Methodology for Assessing an Integrated Mobility of the Passenger Passing through Intermodal Transit Center (복합환승역사 통행자 기반 통합 모빌리티 평가 기법 개발)

  • You, So-young;Kim, Kyongtae;Jeong, Eunbi;Lee, Jun
    • The Journal of The Korea Institute of Intelligent Transport Systems
    • /
    • v.16 no.5
    • /
    • pp.12-28
    • /
    • 2017
  • The core of the transportation service, so-called Mobility 4.0 is the flexibility of the entire mobility and its implementation. By doing so, the most essential element is to build a platform to link a supply and a demand simultaneously. In other word, a comprehensive analytical framework is to be set with a data repository which can be periodically updated.
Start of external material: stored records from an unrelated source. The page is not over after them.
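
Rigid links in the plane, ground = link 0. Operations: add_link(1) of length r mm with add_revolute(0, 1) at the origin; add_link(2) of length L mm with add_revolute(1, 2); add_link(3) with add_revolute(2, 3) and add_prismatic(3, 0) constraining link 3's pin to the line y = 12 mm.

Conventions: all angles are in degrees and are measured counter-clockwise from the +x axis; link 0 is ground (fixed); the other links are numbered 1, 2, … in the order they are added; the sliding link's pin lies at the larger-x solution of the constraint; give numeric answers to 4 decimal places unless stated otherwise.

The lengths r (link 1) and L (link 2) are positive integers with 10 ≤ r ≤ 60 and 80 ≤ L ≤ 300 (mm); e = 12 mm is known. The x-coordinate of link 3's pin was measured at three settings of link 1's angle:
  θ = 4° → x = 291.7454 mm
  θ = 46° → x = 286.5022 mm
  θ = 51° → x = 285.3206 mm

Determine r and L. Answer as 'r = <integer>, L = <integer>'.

constraint per measurement: (x − r cos θ)² + (r sin θ − e)² = L²
subtracting the θ₁ and θ₂ equations cancels the r² and L² terms:
r = (x₁² − x₂²) / (2[(x₁cos θ₁ + e sin θ₁) − (x₂cos θ₂ + e sin θ₂)]) = 18.0000 → r = 18
L² = (x₁ − r cos θ₁)² + (r sin θ₁ − e)² = 75075.9936 → L = 274.0000 → L = 274
check at θ₃=51°: x = 285.3206 (printed 285.3206) ✓

r = 18, L = 274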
With such circumstances, the entire trip chain including pedestrian movements is required to be thoroughly investigated and constructed at the viewpoint of the intermodal transit station. A few studies, however, have been attempted. In this study, the comprehensive analytical framework with the integrated mobility at intermodal transit station was proposed, which consisted of the three modules; 1) Data Repository Extracting from Smart Card DB, 2) Framework of Analyzing Integrated Mobility, and 3) Interpretation of the Integrated Mobility with GIS information and the other factors. A case study with the seven railway stations (Sadang, Sindorom, Samseong, Gwanghwanoon, Gangnam, Jamsil, Seoul Nat'l Univ. of Education) was conducted. The stations of the case study were clustered by the three groups with the statistical ground, and it is most likely to understand the effect of a variety of factors and a comprehensive data-driven analyses with the entire trip stages.